Gerry Adams twirling around the Northern Ireland public spending numbers

 

 

 

 

 

The former Sinn Fein leader, Mr Gerry Adams was recently arguing how Irish unity had become more an issue of “when” rather than “if”.

A critical plank of his argument was that Northern Ireland is not in fact as heavily subsidised by the UK Exchequer as many of us think: he believes the actual level of spending here is lower and as a result the gap or deficit between public monies spent and revenues raised by taxes in Northern Ireland is smaller than we are often told.

Amongst other things, if he is right, Irish unity could become more affordable. Mr Adams’s argument becomes something of a fiscal dance of the seven veils. With each sentence a few more billions come off!

Mr Adams argues as follows.

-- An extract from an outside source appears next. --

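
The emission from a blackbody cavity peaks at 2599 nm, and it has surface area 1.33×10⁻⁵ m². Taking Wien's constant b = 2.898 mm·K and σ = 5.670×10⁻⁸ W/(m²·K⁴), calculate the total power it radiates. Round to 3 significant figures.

P ≈ 1.17 W

Wien's law: T = b/λ_max = 2.898×10⁻³/2.599×10⁻⁶ = 1115.04 K.
Area A = 1.33×10⁻⁵ m².
Then P = σAT⁴ = 5.670×10⁻⁸×1.33×10⁻⁵×(1115.04)⁴ = 1.17 W.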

In 2015-16 of the public spending of £24bn which the Treasury attributes to Northern Ireland £3.7bn was actually Northern Ireland’s “share” of UK spending on defence, overseas representation (e.g. embassies) and payments on the national debt. At the same time revenue raised was £16.7bn. So the true deficit is not £24bn minus £16.7bn but £20.3bn minus £16.7bn.

In fact, Mr Adams goes further, he says £1.8bn of spending in Northern Ireland is actually spending by UK (presumably London-based) government Departments and “may not be essential” (it is surprising to see the former leader of Sinn Fein become a proponent of caution regarding public spending, but in any case it is unclear what this £1.8bn is which he is referring to). So, there you seem to have it, the fiscal transfer from the UK Treasury to Northern Ireland has shrunk to “only” a few billions.

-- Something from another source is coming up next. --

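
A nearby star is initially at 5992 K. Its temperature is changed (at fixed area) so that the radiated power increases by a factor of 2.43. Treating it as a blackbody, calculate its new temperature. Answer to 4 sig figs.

T₂ ≈ 7481 K

P ∝ T⁴, so T₂/T₁ = (P₂/P₁)^(1/4) = (2.43)^(1/4) = 1.24854.
T₂ = 5992 × 1.24854 = 7481 K.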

Since Mr Adams says HM Treasury produce figures which are “deliberately misleading”, I will use data from the UK’s official and independent statistical authority: the Office for National Statistics (ONS 26 May 2017, “Country and regional public sector finances: Year ending March 2016”).

In 2015-16, total public spending attributed to Northern Ireland was £26bn and total revenues raised £15.9bn implying a fiscal deficit of just over £10bn.

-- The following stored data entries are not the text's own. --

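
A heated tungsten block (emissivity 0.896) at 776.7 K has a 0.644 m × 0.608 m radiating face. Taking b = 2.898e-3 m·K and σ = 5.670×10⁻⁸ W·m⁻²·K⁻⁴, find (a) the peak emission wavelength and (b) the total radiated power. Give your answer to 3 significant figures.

λ_max ≈ 3.73 μm; P ≈ 7.24×10³ W

(a) λ_max = b/T = 2.898×10⁻³/776.7 = 3.731×10⁻⁶ m = 3.73 μm.
Area A = 0.644 × 0.608 = 0.391552 m².
(b) P = εσAT⁴ = 0.896×5.670×10⁻⁸×0.391552×(776.7)⁴ = 7.24×10³ W.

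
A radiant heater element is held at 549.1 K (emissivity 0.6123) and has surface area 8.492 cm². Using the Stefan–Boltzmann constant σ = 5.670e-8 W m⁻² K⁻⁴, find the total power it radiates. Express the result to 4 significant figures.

P ≈ 2.680 W

Area A = 8.492 cm² = 8.492×10⁻⁴ m².
P = εσAT⁴ = 0.6123 × 5.670×10⁻⁸ × 8.492×10⁻⁴ × (549.1)⁴ = 2.680 W.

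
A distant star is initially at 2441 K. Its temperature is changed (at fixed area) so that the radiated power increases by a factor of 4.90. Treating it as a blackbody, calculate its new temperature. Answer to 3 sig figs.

T₂ ≈ 3.63×10³ K

P ∝ T⁴, so T₂/T₁ = (P₂/P₁)^(1/4) = (4.90)^(1/4) = 1.48782.
T₂ = 2441 × 1.48782 = 3.63×10³ K.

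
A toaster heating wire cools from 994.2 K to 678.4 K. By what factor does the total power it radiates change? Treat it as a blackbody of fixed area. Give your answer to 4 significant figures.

P ∝ T⁴, so P₂/P₁ = (T₂/T₁)⁴ = (678.4/994.2)⁴ = (0.682358)⁴ = 0.2168.

P₂/P₁ ≈ 0.2168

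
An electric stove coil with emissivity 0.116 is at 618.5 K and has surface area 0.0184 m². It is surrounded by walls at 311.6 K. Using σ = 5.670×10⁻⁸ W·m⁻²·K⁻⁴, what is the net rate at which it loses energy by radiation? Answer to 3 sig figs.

Net loss ≈ 16.6 W

Area A = 0.0184 m².
Net radiated power P_net = εσA(T⁴ − T₀⁴) = 0.116×5.670×10⁻⁸×0.0184×(618.5⁴ − 311.6⁴).
T⁴ − T₀⁴ = 1.46339×10¹¹ − 9.42735×10⁹ = 1.36912×10¹¹ K⁴, so P_net = 16.6 W.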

Incidentally, for the estimate of revenue raised Northern Ireland is allocated a share of North Sea oil tax receipts- Mr Adams has not registered any complaint about taking some of Scotland’s money!!

Back to Mr Adams argument, the nub of which is that within the attributed spending was Northern Ireland’s share of the UK’s common services  (£0.5bn), international services (£0.3bn), interest on the national debt (£1.0bn) and defence (£1.0bn).

Can we simply write off these sums of money as Mr Adams implies? Membership of the “club” of the UK implies making a contribution to the cost of those common services from which we all benefit.

Perhaps Mr Adams feels that global conditions are now so stable that the UK has no need for defence spending? The Secretary of State for Defence certainly disagrees. Perhaps Mr Adams feels that Northern Ireland has derived no benefit from public spending funded in part from the borrowing that then added to the national debt? Sinn Fein has never been slow to ask for ‘more’ public spending.

A number of other commentators have adopted a rather fast and loose approach to Northern Ireland’s obligations in respect to UK national debt. Irish Senator M. Daly (in this Irish Senate Report, 2017, “Brexit and the future of Ireland and its People and Peace and Prosperity”) rather flippantly claimed much of the UK national debt had been created by wars as though that meant Northern Ireland had no obligation to share in its repayment.

Much is made of the discredited Hübner Report (on the economics and the provenance) on which Senator Daly also relies heavily.

In short, after Mr Adams has finished his fiscal dance, the numbers still do not add up the way he would like. Perhaps points for effort, not content.